Taux d'exposition Gamme Dorval Asset Management – 14 janvier 2022
Les déclarations récentes des membres de la Réserve fédérale semblent pour l’instant converger vers un scénario de trois hausses des taux en 2022, et un peu plus si nécessaire. Les derniers chiffres d’inflation montrent un repli des variations mensuelles (graphique 1), mais celui-ci reste insuffisant. Il est de plus possible que les statistiques de décembre aient subi les effets du variant Omicron sur l’économie.

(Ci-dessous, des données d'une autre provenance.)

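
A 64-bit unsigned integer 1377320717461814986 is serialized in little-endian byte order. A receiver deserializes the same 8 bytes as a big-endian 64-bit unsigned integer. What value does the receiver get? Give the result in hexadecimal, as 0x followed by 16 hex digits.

0xCAFE182AE5391D13

1377320717461814986 in 64-bit hexadecimal is 0x131D39E52A18FECA.
Stored little-endian, the bytes at ascending addresses are CA FE 18 2A E5 39 1D 13.
Read back as big-endian, the last byte is least significant, giving 0xCAFE182AE5391D13.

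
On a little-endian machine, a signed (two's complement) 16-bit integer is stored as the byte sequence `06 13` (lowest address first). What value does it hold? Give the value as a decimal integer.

4870

Little-endian stores the least-significant byte at the lowest address.
Reassemble most-significant byte first: 13 06 → 0x1306.
0x1306 = 4870.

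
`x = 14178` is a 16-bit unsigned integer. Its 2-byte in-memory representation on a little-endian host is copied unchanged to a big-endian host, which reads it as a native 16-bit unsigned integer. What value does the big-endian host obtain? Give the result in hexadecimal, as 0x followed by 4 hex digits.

0x6237

14178 in 16-bit hexadecimal is 0x3762.
Stored little-endian, the bytes at ascending addresses are 62 37.
Read back as big-endian, the last byte is least significant, giving 0x6237.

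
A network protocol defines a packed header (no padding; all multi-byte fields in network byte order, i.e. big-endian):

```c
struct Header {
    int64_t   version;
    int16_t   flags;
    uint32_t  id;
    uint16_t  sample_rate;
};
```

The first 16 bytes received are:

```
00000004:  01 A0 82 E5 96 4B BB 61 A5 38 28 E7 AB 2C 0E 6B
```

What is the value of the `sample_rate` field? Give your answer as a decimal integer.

3691

`sample_rate` follows `version` (8 B), `flags` (2 B), `id` (4 B), so it starts at offset 8 + 2 + 4 = 14 and occupies 2 bytes.
Bytes at offsets 14..15: 0E 6B.
Big-endian: lowest address holds the most-significant byte.
The bytes are already most-significant first: 0x0E6B.
0x0E6B = 3691.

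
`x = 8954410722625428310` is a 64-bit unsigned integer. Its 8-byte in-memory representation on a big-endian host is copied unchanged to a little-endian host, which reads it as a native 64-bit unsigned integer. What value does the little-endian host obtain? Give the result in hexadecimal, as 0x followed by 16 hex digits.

0x569B09171C75447C

8954410722625428310 in 64-bit hexadecimal is 0x7C44751C17099B56.
Stored big-endian, the bytes at ascending addresses are 7C 44 75 1C 17 09 9B 56.
Read back as little-endian, the first byte is least significant, giving 0x569B09171C75447C.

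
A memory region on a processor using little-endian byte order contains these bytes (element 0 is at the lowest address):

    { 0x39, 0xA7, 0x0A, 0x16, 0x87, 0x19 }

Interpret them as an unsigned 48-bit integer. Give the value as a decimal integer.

Little-endian: lowest address holds the least-significant byte.
Reassemble most-significant byte first: 19 87 16 0A A7 39 → 0x1987160AA739.
0x1987160AA739 = 28067981076281.

28067981076281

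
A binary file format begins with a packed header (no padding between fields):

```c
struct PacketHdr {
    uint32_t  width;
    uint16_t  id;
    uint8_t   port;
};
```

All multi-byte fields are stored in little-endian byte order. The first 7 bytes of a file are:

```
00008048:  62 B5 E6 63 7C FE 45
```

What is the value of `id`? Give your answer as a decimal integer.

`id` follows `width` (4 bytes), so it starts at byte offset 4 and occupies 2 bytes.
Bytes at offsets 4..5: 7C FE.
Little-endian stores the least-significant byte at the lowest address.
Reassemble most-significant byte first: FE 7C → 0xFE7C.
0xFE7C = 65148.

65148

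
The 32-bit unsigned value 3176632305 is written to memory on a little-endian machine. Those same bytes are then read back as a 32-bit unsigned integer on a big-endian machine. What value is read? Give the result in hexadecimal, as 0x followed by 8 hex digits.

3176632305 in 32-bit hexadecimal is 0xBD578FF1.
Stored little-endian, the bytes at ascending addresses are F1 8F 57 BD.
Read back as big-endian, the last byte is least significant, giving 0xF18F57BD.

0xF18F57BD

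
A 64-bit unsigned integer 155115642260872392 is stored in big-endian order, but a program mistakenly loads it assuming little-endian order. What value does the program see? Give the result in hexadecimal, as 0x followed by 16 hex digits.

0xC8DC10D4DA142702

155115642260872392 in 64-bit hexadecimal is 0x022714DAD410DCC8.
Stored big-endian, the bytes at ascending addresses are 02 27 14 DA D4 10 DC C8.
Read back as little-endian, the first byte is least significant, giving 0xC8DC10D4DA142702.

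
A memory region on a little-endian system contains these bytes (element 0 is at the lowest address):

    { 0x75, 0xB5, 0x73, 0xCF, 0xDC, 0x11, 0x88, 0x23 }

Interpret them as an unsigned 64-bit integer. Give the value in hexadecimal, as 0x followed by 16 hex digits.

0x238811DCCF73B575

Little-endian: lowest address holds the least-significant byte.
Reassemble most-significant byte first: 23 88 11 DC CF 73 B5 75 → 0x238811DCCF73B575.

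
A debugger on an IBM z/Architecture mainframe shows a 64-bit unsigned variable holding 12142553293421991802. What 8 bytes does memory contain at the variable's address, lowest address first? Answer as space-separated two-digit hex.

A8 83 03 E2 E8 AA D7 7A

12142553293421991802 in hexadecimal, padded to 64 bits, is 0xA88303E2E8AAD77A.
Split into bytes (most-significant first): A8 83 03 E2 E8 AA D7 7A.
In big-endian order the high byte comes first in memory.
So the memory order matches the most-significant-first order: A8 83 03 E2 E8 AA D7 7A.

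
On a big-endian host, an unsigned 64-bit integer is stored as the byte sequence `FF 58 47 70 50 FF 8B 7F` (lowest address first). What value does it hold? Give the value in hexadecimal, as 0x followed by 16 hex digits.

Big-endian: lowest address holds the most-significant byte.
The bytes are already most-significant first: 0xFF58477050FF8B7F.

0xFF58477050FF8B7F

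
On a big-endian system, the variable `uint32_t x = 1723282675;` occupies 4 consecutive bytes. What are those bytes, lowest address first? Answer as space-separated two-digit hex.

66 B7 34 F3

1723282675 in hexadecimal, padded to 32 bits, is 0x66B734F3.
Split into bytes (most-significant first): 66 B7 34 F3.
In big-endian order the high byte comes first in memory.
So the memory order matches the most-significant-first order: 66 B7 34 F3.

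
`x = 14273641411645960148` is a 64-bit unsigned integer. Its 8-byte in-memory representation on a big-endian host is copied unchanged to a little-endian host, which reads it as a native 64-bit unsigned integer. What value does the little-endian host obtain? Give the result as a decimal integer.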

Mais le nouveau scénario de la Fed est-il compatible avec son discours désormais ouvertement anti-inflationniste ? Avec un taux de chômage inférieur à 4% et une accélération des salaires, une Fed véritablement orthodoxe parlerait de hausses de taux nettement plus importantes. Sa politique actuelle n’est donc pas perçue – en tout cas à ce stade – comme visant à ralentir sensiblement la croissance. Tout se passe comme si la Fed désirait, par les mots, stabiliser les anticipations d’inflation à moyen terme et, par les actes, simplement mettre fin au « quoiqu’il en coûte » des années 2020/21. La Fed compte aussi probablement sur le fait que la hausse des prix a un effet automatiquement stabilisateur sur la demande, ce qui finira par diminuer les tensions inflationnistes sans qu’elle ait à provoquer une récession. Elle compte enfin toujours sur l’atténuation des goulets d’étranglement et sur la diminution du rythme de hausse des prix des matières premières. Les marchés obligataires semblent pour l’instant donner raison à la Fed (graphique 2)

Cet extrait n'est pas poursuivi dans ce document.